Engelhard I. von Hirschhorn war der Sohn Albrechts I. von Hirschhorn und der Kunigunde von Lisberg.4) Er war mit Elisabeth von Schauenburg verheiratet.5) Unter Engelhard I. vollzog sich ein steiler Aufstieg der Hirschhorner. Er war Lehnsmann des Mainzer Erzbischofs und ist ab 1339 im Rat Pfalzgraf Rudolfs II. nachweisbar. Von 1342 bis etwa 1345 wurde er oberster Amtmann und Viztum bei der Pfalz. Im Jahr 1347 wurde er Diener des Pfalzgrafen Ruprecht des Älteren.6) Engelhards Lehnsherren nahmen seine Finanzkraft gern in Anspruch, so daß er mit den dafür gewährten Pfandschaften seine Stellung ausbauen und seinen Besitz immer mehr erweitern konnte.
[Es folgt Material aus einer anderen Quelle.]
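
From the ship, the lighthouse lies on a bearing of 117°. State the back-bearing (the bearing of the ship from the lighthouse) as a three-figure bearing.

Back-bearing = 117° + 180° = 297°.

297°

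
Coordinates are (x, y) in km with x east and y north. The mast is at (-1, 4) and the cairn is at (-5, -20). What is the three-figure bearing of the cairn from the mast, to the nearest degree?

Δeast = -5 − -1 = -4.00; Δnorth = -20 − 4 = -24.00.
Bearing = atan2(Δeast, Δnorth) mod 360° = 189.46° ≈ 189°.

189°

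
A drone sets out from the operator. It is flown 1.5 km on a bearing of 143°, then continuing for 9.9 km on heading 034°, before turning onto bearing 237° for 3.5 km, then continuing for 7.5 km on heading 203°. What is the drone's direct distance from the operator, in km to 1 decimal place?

Leg 1 (143°, 1.5 km): east 1.5 sin 143° = 0.90, north 1.5 cos 143° = -1.20
Leg 2 (034°, 9.9 km): east 9.9 sin 34° = 5.54, north 9.9 cos 34° = 8.21
Leg 3 (237°, 3.5 km): east 3.5 sin 237° = -2.94, north 3.5 cos 237° = -1.91
Leg 4 (203°, 7.5 km): east 7.5 sin 203° = -2.93, north 7.5 cos 203° = -6.90
Net: 0.57 east, -1.80 north. Distance = √((0.57)² + (-1.80)²) = 1.889 km.

1.9 km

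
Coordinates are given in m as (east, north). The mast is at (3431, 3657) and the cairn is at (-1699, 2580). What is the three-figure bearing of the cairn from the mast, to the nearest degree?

258°

Δeast = -1699 − 3431 = -5130.00; Δnorth = 2580 − 3657 = -1077.00.
Bearing = atan2(Δeast, Δnorth) mod 360° = 258.14° ≈ 258°.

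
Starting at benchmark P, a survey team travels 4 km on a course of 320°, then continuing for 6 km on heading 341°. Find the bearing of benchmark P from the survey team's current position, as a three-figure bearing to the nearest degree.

153°

Leg 1 (320°, 4 km): east 4 sin 320° = -2.57, north 4 cos 320° = 3.06
Leg 2 (341°, 6 km): east 6 sin 341° = -1.95, north 6 cos 341° = 5.67
Net displacement: -4.52 east, 8.74 north. Direction back to start is (4.52, -8.74): bearing = atan2(4.52, -8.74) mod 360° = 152.62° ≈ 153°.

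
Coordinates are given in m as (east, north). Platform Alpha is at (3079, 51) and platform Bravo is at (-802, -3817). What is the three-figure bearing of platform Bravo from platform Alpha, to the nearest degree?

Δeast = -802 − 3079 = -3881.00; Δnorth = -3817 − 51 = -3868.00.
Bearing = atan2(Δeast, Δnorth) mod 360° = 225.10° ≈ 225°.

225°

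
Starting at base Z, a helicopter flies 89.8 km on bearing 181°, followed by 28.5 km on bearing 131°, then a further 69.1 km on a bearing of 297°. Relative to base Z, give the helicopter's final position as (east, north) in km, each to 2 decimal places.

(-41.63, -77.11)

Leg 1 (181°, 89.8 km): east 89.8 sin 181° = -1.57, north 89.8 cos 181° = -89.79
Leg 2 (131°, 28.5 km): east 28.5 sin 131° = 21.51, north 28.5 cos 131° = -18.70
Leg 3 (297°, 69.1 km): east 69.1 sin 297° = -61.57, north 69.1 cos 297° = 31.37
Summing: -41.63 km east, -77.11 km north → (-41.63, -77.11).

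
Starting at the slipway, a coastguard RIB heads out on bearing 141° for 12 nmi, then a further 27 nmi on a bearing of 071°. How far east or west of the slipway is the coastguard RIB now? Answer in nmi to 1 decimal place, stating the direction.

Leg 1 (141°, 12 nmi): east 12 sin 141° = 7.55, north 12 cos 141° = -9.33
Leg 2 (071°, 27 nmi): east 27 sin 71° = 25.53, north 27 cos 71° = 8.79
Net east component: 33.08 nmi.

33.1 nmi east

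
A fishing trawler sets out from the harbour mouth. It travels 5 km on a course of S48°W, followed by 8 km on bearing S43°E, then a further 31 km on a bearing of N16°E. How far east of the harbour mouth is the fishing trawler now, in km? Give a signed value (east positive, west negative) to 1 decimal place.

10.3 km

Leg 1 (S48°W, 5 km): east 5 sin 228° = -3.72, north 5 cos 228° = -3.35
Leg 2 (S43°E, 8 km): east 8 sin 137° = 5.46, north 8 cos 137° = -5.85
Leg 3 (N16°E, 31 km): east 31 sin 16° = 8.54, north 31 cos 16° = 29.80
Net east component: 10.29 km.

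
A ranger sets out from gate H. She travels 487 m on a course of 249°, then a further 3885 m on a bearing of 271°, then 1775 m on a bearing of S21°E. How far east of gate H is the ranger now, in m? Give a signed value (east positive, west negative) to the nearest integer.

-3703 m

Leg 1 (249°, 487 m): east 487 sin 249° = -454.65, north 487 cos 249° = -174.53
Leg 2 (271°, 3885 m): east 3885 sin 271° = -3884.41, north 3885 cos 271° = 67.80
Leg 3 (S21°E, 1775 m): east 1775 sin 159° = 636.10, north 1775 cos 159° = -1657.11
Net east component: -3702.96 m.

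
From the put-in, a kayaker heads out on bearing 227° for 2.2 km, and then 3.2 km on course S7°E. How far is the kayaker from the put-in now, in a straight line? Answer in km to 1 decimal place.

Leg 1 (227°, 2.2 km): east 2.2 sin 227° = -1.61, north 2.2 cos 227° = -1.50
Leg 2 (S7°E, 3.2 km): east 3.2 sin 173° = 0.39, north 3.2 cos 173° = -3.18
Net: -1.22 east, -4.68 north. Distance = √((-1.22)² + (-4.68)²) = 4.833 km.

4.8 km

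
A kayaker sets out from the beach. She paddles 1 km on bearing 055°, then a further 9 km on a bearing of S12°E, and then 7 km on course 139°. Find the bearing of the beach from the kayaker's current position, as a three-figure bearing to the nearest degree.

332°

Leg 1 (055°, 1 km): east 1 sin 55° = 0.82, north 1 cos 55° = 0.57
Leg 2 (S12°E, 9 km): east 9 sin 168° = 1.87, north 9 cos 168° = -8.80
Leg 3 (139°, 7 km): east 7 sin 139° = 4.59, north 7 cos 139° = -5.28
Net displacement: 7.28 east, -13.51 north. Direction back to start is (-7.28, 13.51): bearing = atan2(-7.28, 13.51) mod 360° = 331.68° ≈ 332°.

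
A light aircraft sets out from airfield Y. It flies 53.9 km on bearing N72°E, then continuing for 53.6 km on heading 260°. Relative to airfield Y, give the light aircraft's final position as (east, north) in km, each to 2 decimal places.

(-1.52, 7.35)

Leg 1 (N72°E, 53.9 km): east 53.9 sin 72° = 51.26, north 53.9 cos 72° = 16.66
Leg 2 (260°, 53.6 km): east 53.6 sin 260° = -52.79, north 53.6 cos 260° = -9.31
Summing: -1.52 km east, 7.35 km north → (-1.52, 7.35).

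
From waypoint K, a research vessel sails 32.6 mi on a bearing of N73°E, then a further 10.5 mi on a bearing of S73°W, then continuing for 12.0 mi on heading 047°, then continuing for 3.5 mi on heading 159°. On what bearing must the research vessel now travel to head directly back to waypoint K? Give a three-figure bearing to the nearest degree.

Leg 1 (N73°E, 32.6 mi): east 32.6 sin 73° = 31.18, north 32.6 cos 73° = 9.53
Leg 2 (S73°W, 10.5 mi): east 10.5 sin 253° = -10.04, north 10.5 cos 253° = -3.07
Leg 3 (047°, 12.0 mi): east 12.0 sin 47° = 8.78, north 12.0 cos 47° = 8.18
Leg 4 (159°, 3.5 mi): east 3.5 sin 159° = 1.25, north 3.5 cos 159° = -3.27
Net displacement: 31.16 east, 11.38 north. Direction back to start is (-31.16, -11.38): bearing = atan2(-31.16, -11.38) mod 360° = 249.94° ≈ 250°.

250°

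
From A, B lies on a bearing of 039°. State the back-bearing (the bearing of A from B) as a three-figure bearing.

219°

Back-bearing = 039° + 180° = 219°.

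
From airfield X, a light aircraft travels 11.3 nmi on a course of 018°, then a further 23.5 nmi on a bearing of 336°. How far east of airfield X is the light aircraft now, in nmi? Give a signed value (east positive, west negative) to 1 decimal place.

-6.1 nmi

Leg 1 (018°, 11.3 nmi): east 11.3 sin 18° = 3.49, north 11.3 cos 18° = 10.75
Leg 2 (336°, 23.5 nmi): east 23.5 sin 336° = -9.56, north 23.5 cos 336° = 21.47
Net east component: -6.07 nmi.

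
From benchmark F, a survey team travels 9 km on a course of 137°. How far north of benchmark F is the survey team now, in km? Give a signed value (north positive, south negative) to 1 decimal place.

Leg 1 (137°, 9 km): east 9 sin 137° = 6.14, north 9 cos 137° = -6.58
Net north component: -6.58 km.

-6.6 km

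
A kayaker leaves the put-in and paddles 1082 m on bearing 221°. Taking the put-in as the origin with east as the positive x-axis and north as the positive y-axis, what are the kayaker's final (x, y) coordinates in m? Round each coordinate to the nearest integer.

(-710, -817)

Leg 1 (221°, 1082 m): east 1082 sin 221° = -709.86, north 1082 cos 221° = -816.60
Summing: -709.86 m east, -816.60 m north → (-710, -817).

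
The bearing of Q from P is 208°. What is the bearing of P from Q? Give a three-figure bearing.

Back-bearing = 208° − 180° = 028°.

028°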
Auch Kaiser Karl IV. lieh sich gegen Pfandschaften von Engelhard Geld, was diesem schließlich die Reichsunmittelbarkeit einbrachte.7) Letzteres wertete den Status und das Ansehen der Hirschhorner mit Sicherheit erheblich auf.8)

Unter Engelhard I. erfolgte 1355 die Erweiterung der Ersheimer Kapelle, die er in seinem Testament von 1360 zur Grablege seiner Familie erklärte.9) Er gab auch genaue Anweisungen für sein Seelengedenken, auf die seine Schwiegertochter Margareta in ihrem Testament Bezug nahm.10)

Textkritischer Apparat

  1. Das m ist im Zweilinienschema einem halbunzialen Majuskel-M nachempfunden, vgl. Einleitung Kap. 5.4.
  2. h klein über dem a nachgetragen. Zeitstellung unbekannt.
  3. Sic! Das Wort ist in den genannten Publikationen nicht mitgelesen worden.

Anmerkungen

  1. Eine ausführliche Beschreibung des Grabmals findet sich bei Seeliger-Zeiss 142 und bei Schweitzer 21-23.
  2. Seeliger-Zeiss 137-146, Zitat 146; ein ähnlicher Ansatz bereits bei Schweitzer 23f.
  3. Seeliger-Zeiss 142 u. 164.
  4. Lohmann 53f. u. Taf. 1.
  5. Lohmann 54f.
  6. Lohmann 28f. u. 147f.
  7. Lohmann 27ff.; Irschlinger, Herren von Hirschhorn 7f.
  8. Lohmann 30.
  9. Lohmann 88.
  10. Vgl. bei Nr. 35.

Nachweise

  1. Wickenburg II 89.
  2. Ritsert, Hirschhorn 120.
  3. Klump, Hauptmomente 40.
  4. Schweitzer, Grabmäler 23.
  5. Schaum-Benedum, Figürliche Grabsteine 180.
  6. Seeliger-Zeiss, Ritter-Grabmäler 165, Nr. 3.
  7. Lohmann, Hirschhorn 515, Anm. 7.

Zitierhinweis:
DI 38, Bergstraße, Nr. 30 (Sebastian Scholz), in: www.inschriften.net, urn:nbn:de:0238-di038mz04k0003002.